While looking for an image for someone tonight, I stumbled on one of the most beautiful photosets I’ve ever seen on Flickr: Gordon Plumb’s Stained Glass. 183 beautiful photos of stained glass, including some lovely photos of William Morris-designed windows.
After viewing Plumb’s set I wanted to look at some more glass, and found the English Stained Glass — Pre Victorian pool. More great photos. Something I found interesting in this one was the large amount of windows that are made up of fragments of older windows, put together in a sort of collage. It makes me quite sad that so many windows were destroyed, though the new versions are nice, too.
And finally, there is the general Stained Glass pool, with more than 11,000 pictures to enjoy.

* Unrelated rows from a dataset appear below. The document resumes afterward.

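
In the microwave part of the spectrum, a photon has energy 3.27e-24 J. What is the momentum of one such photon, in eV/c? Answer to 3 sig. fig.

Since p = E/c for a photon, p = 1.091e-32 kg·m/s.
Converting to eV/c: p = 2.041e-5 eV/c ≈ 2.04e-5 eV/c.

2.04e-5 eV/c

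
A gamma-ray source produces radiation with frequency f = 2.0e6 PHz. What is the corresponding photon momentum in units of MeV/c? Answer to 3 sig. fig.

8.27 MeV/c

Use h = 6.62607015e-34 J·s, c = 2.99792458e8 m/s, 1 eV = 1.602176634e-19 J.
In SI units: f = 2.0e6 PHz = 2.0e21 Hz.
For a photon p = hf/c, so p = 4.420e-21 kg·m/s.
Converting to MeV/c: p = 8.271 MeV/c ≈ 8.27 MeV/c.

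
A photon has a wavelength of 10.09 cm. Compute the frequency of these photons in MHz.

2970 MHz

Use c = 2.99792458e8 m/s.
First convert: λ = 10.09 cm = 0.1009 m.
The photon relation is f = c/λ, giving f = 2.971e9 Hz.
Converting to MHz: f = 2971 MHz ≈ 2970 MHz.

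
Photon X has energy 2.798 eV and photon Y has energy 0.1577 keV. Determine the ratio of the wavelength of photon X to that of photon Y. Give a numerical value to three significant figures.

56.4

λ_X = 4.431·10^-7 m (from energy = 2.798 eV, via λ = hc/E).
λ_Y = 7.862·10^-9 m (from energy = 0.1577 keV, via λ = hc/E).
Ratio = 4.431·10^-7 / 7.862·10^-9 = 56.4.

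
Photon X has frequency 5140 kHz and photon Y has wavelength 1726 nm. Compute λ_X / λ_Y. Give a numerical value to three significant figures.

λ_X = 58.33 m (from frequency = 5140 kHz, via λ = c/f).
λ_Y = 1.726e-6 m (from wavelength = 1726 nm, via λ given directly).
Ratio = 58.33 / 1.726e-6 = 3.38e7.

3.38e7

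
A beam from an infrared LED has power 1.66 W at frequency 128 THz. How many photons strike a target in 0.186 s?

3.64·10^18 photons

Total energy: E_total = P·t = 1.66 × 0.186 = 0.3088 J.
Per-photon energy: E = 8.481·10^-20 J.
N = E_total / E_photon = 3.64·10^18.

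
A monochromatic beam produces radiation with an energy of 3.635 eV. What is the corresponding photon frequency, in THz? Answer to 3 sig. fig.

Convert to SI: E = 3.635 eV = 5.8239 × 10^-19 J.
The photon relation is f = E/h, giving f = 8.789 × 10^14 Hz.
Converting to THz: f = 878.9 THz ≈ 879 THz.

879 THz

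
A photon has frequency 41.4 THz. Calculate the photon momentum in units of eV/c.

0.171 eV/c

In SI units: f = 41.4 THz = 4.14 × 10^13 Hz.
For a photon p = hf/c, so p = 9.150 × 10^-29 kg·m/s.
Converting to eV/c: p = 0.1712 eV/c ≈ 0.171 eV/c.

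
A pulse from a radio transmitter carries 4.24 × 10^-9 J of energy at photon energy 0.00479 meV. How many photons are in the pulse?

5.52 × 10^15 photons

Per-photon energy: E = 7.674 × 10^-25 J (from energy = 0.00479 meV).
N = E_total / E_photon = 4.24 × 10^-9 J / 7.674 × 10^-25 J = 5.52 × 10^15.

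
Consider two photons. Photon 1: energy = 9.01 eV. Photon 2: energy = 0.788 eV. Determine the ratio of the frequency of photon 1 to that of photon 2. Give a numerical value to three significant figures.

11.4

f_1 = 2.179 × 10^15 Hz (from energy = 9.01 eV, via f = E/h).
f_2 = 1.905 × 10^14 Hz (from energy = 0.788 eV, via f = E/h).
Ratio = 2.179 × 10^15 / 1.905 × 10^14 = 11.4.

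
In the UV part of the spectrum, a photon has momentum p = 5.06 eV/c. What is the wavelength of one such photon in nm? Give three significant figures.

245 nm

Use h = 6.62607015 × 10^-34 J·s, c = 2.99792458 × 10^8 m/s, 1 eV = 1.602176634 × 10^-19 J.
First convert: p = 5.06 eV/c = 2.7042 × 10^-27 kg·m/s.
Apply λ = h/p: λ = 2.450 × 10^-7 m.
Converting to nm: λ = 245.0 nm ≈ 245 nm.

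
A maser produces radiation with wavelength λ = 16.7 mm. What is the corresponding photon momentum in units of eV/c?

Take h = 6.62607015 × 10^-34 J·s, c = 2.99792458 × 10^8 m/s, 1 eV = 1.602176634 × 10^-19 J.
Convert to SI: λ = 16.7 mm = 0.0167 m.
Since p = h/λ for a photon, p = 3.968 × 10^-32 kg·m/s.
Converting to eV/c: p = 7.424 × 10^-5 eV/c ≈ 7.42 × 10^-5 eV/c.

7.42 × 10^-5 eV/c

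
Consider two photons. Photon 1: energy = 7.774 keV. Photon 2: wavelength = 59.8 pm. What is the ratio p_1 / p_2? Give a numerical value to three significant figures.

0.375

p_1 = 4.155e-24 kg·m/s (from energy = 7.774 keV, via p = E/c).
p_2 = 1.108e-23 kg·m/s (from wavelength = 59.8 pm, via p = h/λ).
Ratio = 4.155e-24 / 1.108e-23 = 0.375.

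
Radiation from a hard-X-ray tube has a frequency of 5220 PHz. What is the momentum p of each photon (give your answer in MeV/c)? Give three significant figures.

Take h = 6.62607015e-34 J·s, c = 2.99792458e8 m/s, 1 eV = 1.602176634e-19 J.
In SI units: f = 5220 PHz = 5.22e18 Hz.
Apply p = hf/c: p = 1.154e-23 kg·m/s.
Converting to MeV/c: p = 0.02159 MeV/c ≈ 0.0216 MeV/c.

0.0216 MeV/c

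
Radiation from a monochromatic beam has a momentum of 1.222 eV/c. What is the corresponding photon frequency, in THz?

Convert to SI: p = 1.222 eV/c = 6.5307 × 10^-28 kg·m/s.
For a photon f = pc/h, so f = 2.955 × 10^14 Hz.
Converting to THz: f = 295.5 THz ≈ 295 THz.

295 THz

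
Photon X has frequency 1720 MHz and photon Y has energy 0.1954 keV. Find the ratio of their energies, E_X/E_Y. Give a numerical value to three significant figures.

3.64e-8

E_X = 1.140e-24 J (from frequency = 1720 MHz, via E = hf).
E_Y = 3.131e-17 J (from energy = 0.1954 keV, via E given directly).
Ratio = 1.140e-24 / 3.131e-17 = 3.64e-8.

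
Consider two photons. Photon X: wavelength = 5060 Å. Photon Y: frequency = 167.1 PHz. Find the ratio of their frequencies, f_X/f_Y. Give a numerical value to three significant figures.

f_X = 5.925 × 10^14 Hz (from wavelength = 5060 Å, via f = c/λ).
f_Y = 1.671 × 10^17 Hz (from frequency = 167.1 PHz, via f given directly).
Ratio = 5.925 × 10^14 / 1.671 × 10^17 = 3.55 × 10^-3.

3.55 × 10^-3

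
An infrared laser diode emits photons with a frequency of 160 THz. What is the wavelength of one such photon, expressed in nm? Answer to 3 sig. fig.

1870 nm

Convert to SI: f = 160 THz = 1.6 × 10^14 Hz.
The photon relation is λ = c/f, giving λ = 1.874 × 10^-6 m.
Converting to nm: λ = 1874 nm ≈ 1870 nm.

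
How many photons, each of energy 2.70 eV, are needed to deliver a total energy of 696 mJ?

1.61 × 10^18 photons

Per-photon energy: E = 4.326 × 10^-19 J (from energy = 2.70 eV).
N = E_total / E_photon = 0.696 J / 4.326 × 10^-19 J = 1.61 × 10^18.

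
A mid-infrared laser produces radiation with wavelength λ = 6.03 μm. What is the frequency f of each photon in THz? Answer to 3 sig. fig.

Convert to SI: λ = 6.03 μm = 6.03e-6 m.
The photon relation is f = c/λ, giving f = 4.972e13 Hz.
Converting to THz: f = 49.72 THz ≈ 49.7 THz.

49.7 THz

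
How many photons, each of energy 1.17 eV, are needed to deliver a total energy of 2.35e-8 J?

Per-photon energy: E = 1.875e-19 J (from energy = 1.17 eV).
N = E_total / E_photon = 2.35e-8 J / 1.875e-19 J = 1.25e11.

1.25e11 photons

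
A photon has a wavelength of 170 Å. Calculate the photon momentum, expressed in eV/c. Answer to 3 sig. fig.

Convert to SI: λ = 170 Å = 1.7 × 10^-8 m.
For a photon p = h/λ, so p = 3.898 × 10^-26 kg·m/s.
Converting to eV/c: p = 72.93 eV/c ≈ 72.9 eV/c.

72.9 eV/c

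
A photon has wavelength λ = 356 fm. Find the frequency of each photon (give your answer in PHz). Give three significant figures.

8.42 × 10^5 PHz

First convert: λ = 356 fm = 3.56 × 10^-13 m.
The photon relation is f = c/λ, giving f = 8.421 × 10^20 Hz.
Converting to PHz: f = 842100 PHz ≈ 8.42 × 10^5 PHz.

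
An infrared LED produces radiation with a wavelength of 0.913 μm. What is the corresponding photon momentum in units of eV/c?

1.36 eV/c

First convert: λ = 0.913 μm = 9.13 × 10^-7 m.
For a photon p = h/λ, so p = 7.257 × 10^-28 kg·m/s.
Converting to eV/c: p = 1.358 eV/c ≈ 1.36 eV/c.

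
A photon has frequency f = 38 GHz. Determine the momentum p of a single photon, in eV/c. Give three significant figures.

Take h = 6.62607015 × 10^-34 J·s, c = 2.99792458 × 10^8 m/s, 1 eV = 1.602176634 × 10^-19 J.
In SI units: f = 38 GHz = 3.8 × 10^10 Hz.
Since p = hf/c for a photon, p = 8.399 × 10^-32 kg·m/s.
Converting to eV/c: p = 1.572 × 10^-4 eV/c ≈ 1.57 × 10^-4 eV/c.

1.57 × 10^-4 eV/c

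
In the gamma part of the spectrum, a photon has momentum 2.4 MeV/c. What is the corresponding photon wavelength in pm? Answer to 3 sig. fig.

Take h = 6.62607015e-34 J·s, c = 2.99792458e8 m/s, 1 eV = 1.602176634e-19 J.
Convert to SI: p = 2.4 MeV/c = 1.2826e-21 kg·m/s.
The photon relation is λ = h/p, giving λ = 5.166e-13 m.
Converting to pm: λ = 0.5166 pm ≈ 0.517 pm.

0.517 pm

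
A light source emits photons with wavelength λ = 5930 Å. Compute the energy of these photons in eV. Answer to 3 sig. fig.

2.09 eV

(h = 6.62607015·10^-34 J·s, c = 2.99792458·10^8 m/s, 1 eV = 1.602176634·10^-19 J.)
First convert: λ = 5930 Å = 5.93·10^-7 m.
The photon relation is E = hc/λ, giving E = 3.350·10^-19 J.
Converting to eV: E = 2.091 eV ≈ 2.09 eV.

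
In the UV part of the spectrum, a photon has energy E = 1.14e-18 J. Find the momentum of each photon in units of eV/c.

Take c = 2.99792458e8 m/s, 1 eV = 1.602176634e-19 J.
Since p = E/c for a photon, p = 3.803e-27 kg·m/s.
Converting to eV/c: p = 7.115 eV/c ≈ 7.12 eV/c.

7.12 eV/c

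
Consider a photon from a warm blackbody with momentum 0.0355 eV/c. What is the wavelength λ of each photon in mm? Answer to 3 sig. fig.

0.0349 mm

Take h = 6.62607015 × 10^-34 J·s, c = 2.99792458 × 10^8 m/s, 1 eV = 1.602176634 × 10^-19 J.
Convert to SI: p = 0.0355 eV/c = 1.8972 × 10^-29 kg·m/s.
The photon relation is λ = h/p, giving λ = 3.493 × 10^-5 m.
Converting to mm: λ = 0.03493 mm ≈ 0.0349 mm.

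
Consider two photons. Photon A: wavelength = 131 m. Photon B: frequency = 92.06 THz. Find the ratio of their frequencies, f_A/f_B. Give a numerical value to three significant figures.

2.49·10^-8

f_A = 2.288·10^6 Hz (from wavelength = 131 m, via f = c/λ).
f_B = 9.206·10^13 Hz (from frequency = 92.06 THz, via f given directly).
Ratio = 2.288·10^6 / 9.206·10^13 = 2.49·10^-8.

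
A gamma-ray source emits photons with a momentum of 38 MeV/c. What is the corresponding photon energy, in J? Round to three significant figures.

6.09 × 10^-12 J

Use c = 2.99792458 × 10^8 m/s, 1 eV = 1.602176634 × 10^-19 J.
First convert: p = 38 MeV/c = 2.0308 × 10^-20 kg·m/s.
The photon relation is E = pc, giving E = 6.088 × 10^-12 J.
So E ≈ 6.09 × 10^-12 J.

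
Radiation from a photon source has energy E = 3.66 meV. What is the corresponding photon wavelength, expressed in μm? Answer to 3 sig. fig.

Use h = 6.62607015 × 10^-34 J·s, c = 2.99792458 × 10^8 m/s, 1 eV = 1.602176634 × 10^-19 J.
In SI units: E = 3.66 meV = 5.8640 × 10^-22 J.
Apply λ = hc/E: λ = 3.388 × 10^-4 m.
Converting to μm: λ = 338.8 μm ≈ 339 μm.

339 μm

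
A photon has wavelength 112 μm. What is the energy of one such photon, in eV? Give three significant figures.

0.0111 eV

Take h = 6.62607015 × 10^-34 J·s, c = 2.99792458 × 10^8 m/s, 1 eV = 1.602176634 × 10^-19 J.
Convert to SI: λ = 112 μm = 1.12 × 10^-4 m.
Apply E = hc/λ: E = 1.774 × 10^-21 J.
Converting to eV: E = 0.01107 eV ≈ 0.0111 eV.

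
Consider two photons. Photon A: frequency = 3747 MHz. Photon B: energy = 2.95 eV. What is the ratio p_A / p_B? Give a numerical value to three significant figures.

5.25e-6

p_A = 8.282e-33 kg·m/s (from frequency = 3747 MHz, via p = hf/c).
p_B = 1.577e-27 kg·m/s (from energy = 2.95 eV, via p = E/c).
Ratio = 8.282e-33 / 1.577e-27 = 5.25e-6.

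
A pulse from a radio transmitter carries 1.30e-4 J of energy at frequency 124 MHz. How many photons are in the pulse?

1.58e21 photons

Per-photon energy: E = 8.216e-26 J (from frequency = 124 MHz).
N = E_total / E_photon = 1.30e-4 J / 8.216e-26 J = 1.58e21.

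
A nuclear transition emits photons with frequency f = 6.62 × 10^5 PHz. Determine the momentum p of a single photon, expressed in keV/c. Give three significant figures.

First convert: f = 6.62 × 10^5 PHz = 6.62 × 10^20 Hz.
The photon relation is p = hf/c, giving p = 1.463 × 10^-21 kg·m/s.
Converting to keV/c: p = 2738 keV/c ≈ 2740 keV/c.

2740 keV/c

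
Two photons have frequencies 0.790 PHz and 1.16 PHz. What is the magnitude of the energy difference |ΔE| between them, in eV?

Using E = hf: E₁ = 5.235 × 10^-19 J, E₂ = 7.686 × 10^-19 J.
|ΔE| = |5.235 × 10^-19 − 7.686 × 10^-19| = 2.45 × 10^-19 J = 1.53 eV.

1.53 eV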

While browsing Shorpy, I saw a link to Box of Apples — a site devoted to fruit crate label art. They sell giclée prints of them, but even if you’re not in the market, the gallery is a fun browse. They mention in their blog that “…one reason these labels are so pretty is that instead of the usual four-color printing (where cyan, magenta, yellow and black are combined to produce the desired hue), they used eight- and twelve- color printing.” Close-up examples are provided to illustrate this. They are all great, but I think I like this one the best.
Shorpy: The 100-Year-Old Photo Blog is one of those blogs that just makes you say “Wow!” on a regular basis. The photos aren’t all a century old, though some of them are. (Lately a lot of them have been Depression-era.) But they are all quite old, and quite amazing to look at. Many are just plain beautiful. Others are more thought-provoking.
I especially like the 4×5 Kodachrome transparencies like this and this — it’s so strange to see these times so long ago in color that seems so real. We are used to seeing most photos of that era in black and white, or sepia-tone, or hand-colored, or faded old colors. But of course, real life was colorful.